Ворота стояли открытыми, и в проходе силуэтами на фоне освещенной луной реки собралась группа людей, всего десять-двенадцать, состоящая из членов Совета и из их глашатаев. Их молчание встревожило меня, у меня снова разрослась паранойя, думая, что это меня переводят; но потом я заметил в стороне Коланджело, припертого к стене несколькими мужиками. Он тревожно дергал головой то в ту, то в эту сторону. Воздух был прохладен, однако он потел. Он взглянул на меня, не выдавая своей реакции - либо он не различил меня, либо заключил, что я лишь в меньшей степени причина его затруднений.

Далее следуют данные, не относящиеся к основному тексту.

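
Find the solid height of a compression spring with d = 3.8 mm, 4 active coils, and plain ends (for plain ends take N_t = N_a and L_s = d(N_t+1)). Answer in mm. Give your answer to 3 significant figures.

plain ends: N_t = N_a = 4
L_s = d·(N_t+1) = 3.8 × 5 = 19 mm

19.0 mm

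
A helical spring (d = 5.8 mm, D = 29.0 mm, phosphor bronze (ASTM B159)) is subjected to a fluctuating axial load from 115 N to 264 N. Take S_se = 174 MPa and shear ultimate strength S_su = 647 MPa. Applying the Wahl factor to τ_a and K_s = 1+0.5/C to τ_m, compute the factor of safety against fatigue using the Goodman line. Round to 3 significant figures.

2.99

C = D/d = 29.0/5.8 = 5.0000; K_W = (4C−1)/(4C−4)+0.615/C = 1.3105; K_s = 1+0.5/C = 1.1000
F_a = (F_max−F_min)/2 = 74.5 N; F_m = (F_max+F_min)/2 = 189.5 N
τ_a = K_W·8F_aD/(πd³) = 1.3105 × 28.197 = 36.953 MPa
τ_m = K_s·8F_mD/(πd³) = 1.1000 × 71.724 = 78.896 MPa
Goodman: 1/n_f = τ_a/S_se + τ_m/S_su = 36.953/174 + 78.896/647 = 0.21237 + 0.12194 = 0.33431
n_f = 1/0.33431 = 2.991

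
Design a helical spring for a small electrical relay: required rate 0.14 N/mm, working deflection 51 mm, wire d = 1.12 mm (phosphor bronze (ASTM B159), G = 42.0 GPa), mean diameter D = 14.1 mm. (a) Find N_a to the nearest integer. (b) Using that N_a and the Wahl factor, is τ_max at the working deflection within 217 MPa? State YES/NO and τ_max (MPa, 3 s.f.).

(a) 21 coils; (b) YES, τ_max = 204 MPa

N_a = Gd⁴/(8D³k) = (42.0×10³)(1.12⁴)/(8·14.1³·0.14) = 21.05 → N_a = 21
Actual rate k = Gd⁴/(8D³·21) = 0.14033 N/mm
Working load F = kδ = 0.14033·51 = 7.1569 N
C = 14.1/1.12 = 12.5893; K_W = (4C−1)/(4C−4)+0.615/C = 1.1136
τ_max = K_W·8FD/(πd³) = 1.1136·182.91 = 203.68 MPa
τ_max ≤ 217 MPa → acceptable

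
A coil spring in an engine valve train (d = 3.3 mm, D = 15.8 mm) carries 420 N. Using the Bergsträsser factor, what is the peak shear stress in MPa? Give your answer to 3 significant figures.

616 MPa

Spring index C = D/d = 15.8/3.3 = 4.7879
K_B = (4C+2)/(4C−3) = 21.152/16.152 = 1.3096
τ₀ = 8FD/(πd³) = 8·420·15.8/(π·3.3³) = 53088/112.9 = 470.22 MPa
τ_max = K·τ₀ = 1.3096 × 470.22 = 615.79 MPa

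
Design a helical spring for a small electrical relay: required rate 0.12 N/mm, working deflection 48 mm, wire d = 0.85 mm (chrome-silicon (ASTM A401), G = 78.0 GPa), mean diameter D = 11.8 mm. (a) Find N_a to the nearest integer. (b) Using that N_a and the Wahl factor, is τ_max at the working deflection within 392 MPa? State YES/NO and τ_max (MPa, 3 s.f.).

N_a = Gd⁴/(8D³k) = (78.0×10³)(0.85⁴)/(8·11.8³·0.12) = 25.81 → N_a = 26
Actual rate k = Gd⁴/(8D³·26) = 0.11914 N/mm
Working load F = kδ = 0.11914·48 = 5.7188 N
C = 11.8/0.85 = 13.8824; K_W = (4C−1)/(4C−4)+0.615/C = 1.1025
τ_max = K_W·8FD/(πd³) = 1.1025·279.81 = 308.5 MPa
τ_max ≤ 392 MPa → acceptable

(a) 26 coils; (b) YES, τ_max = 308 MPa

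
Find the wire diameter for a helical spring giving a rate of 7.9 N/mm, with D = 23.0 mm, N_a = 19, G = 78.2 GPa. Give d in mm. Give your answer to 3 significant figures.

3.70 mm

d = (8D³N_a·k / G)^(1/4) = (8·23.0³·19·7.9 / (78.2×10³))^0.25
  = (186.83)^0.25 = 3.6971 mm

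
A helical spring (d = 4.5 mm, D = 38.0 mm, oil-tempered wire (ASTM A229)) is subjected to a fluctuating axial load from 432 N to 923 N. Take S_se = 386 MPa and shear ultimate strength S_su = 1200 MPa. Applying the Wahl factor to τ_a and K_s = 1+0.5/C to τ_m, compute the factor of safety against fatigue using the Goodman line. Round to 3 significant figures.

0.700

C = D/d = 38.0/4.5 = 8.4444; K_W = (4C−1)/(4C−4)+0.615/C = 1.1736; K_s = 1+0.5/C = 1.0592
F_a = (F_max−F_min)/2 = 245.5 N; F_m = (F_max+F_min)/2 = 677.5 N
τ_a = K_W·8F_aD/(πd³) = 1.1736 × 260.7 = 305.95 MPa
τ_m = K_s·8F_mD/(πd³) = 1.0592 × 719.44 = 762.04 MPa
Goodman: 1/n_f = τ_a/S_se + τ_m/S_su = 305.95/386 + 762.04/1200 = 0.79261 + 0.63503 = 1.4276
n_f = 1/1.4276 = 0.7005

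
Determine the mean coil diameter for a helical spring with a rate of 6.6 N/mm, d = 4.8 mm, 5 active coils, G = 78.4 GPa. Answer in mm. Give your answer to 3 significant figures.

54.0 mm

D = (Gd⁴/(8N_a·k))^(1/3) = (78.4×10³·4.8⁴/(8·5·6.6))^(1/3)
  = (157644)^(1/3) = 54.0206 mm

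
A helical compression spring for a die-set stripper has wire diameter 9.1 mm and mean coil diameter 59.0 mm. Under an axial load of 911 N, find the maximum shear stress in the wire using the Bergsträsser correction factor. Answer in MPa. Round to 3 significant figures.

Spring index C = D/d = 59.0/9.1 = 6.4835
K_B = (4C+2)/(4C−3) = 27.934/22.934 = 1.2180
τ₀ = 8FD/(πd³) = 8·911·59.0/(π·9.1³) = 429992/2367.4 = 181.63 MPa
τ_max = K·τ₀ = 1.2180 × 181.63 = 221.23 MPa

221 MPa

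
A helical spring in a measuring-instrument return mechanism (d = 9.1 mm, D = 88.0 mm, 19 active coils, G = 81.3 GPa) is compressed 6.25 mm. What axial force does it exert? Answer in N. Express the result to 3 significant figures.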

Черни, вместе с ЛеГари, Эшфордом и Холмсом стояли слева от входа. Пока я дожидался, какой ритуал будет применен, все еще не понимая, зачем приглашен, Черни сделал нетвердый шаг в мою сторону, опустив глаза, цепляясь руками за пояс, и обратился ко мне со своим обычным неразборчивым бормотанием. Я не понял ни единого слова, однако паклеголовый, что прилип к моему локтю, сказал фальшивым тоном: "Ты плохой парень, Пенхалигон. Вот что говорит тебе этот человек. Ты видел то, что видели немногие. Может, тебе и надо это увидеть, но ты не был готов."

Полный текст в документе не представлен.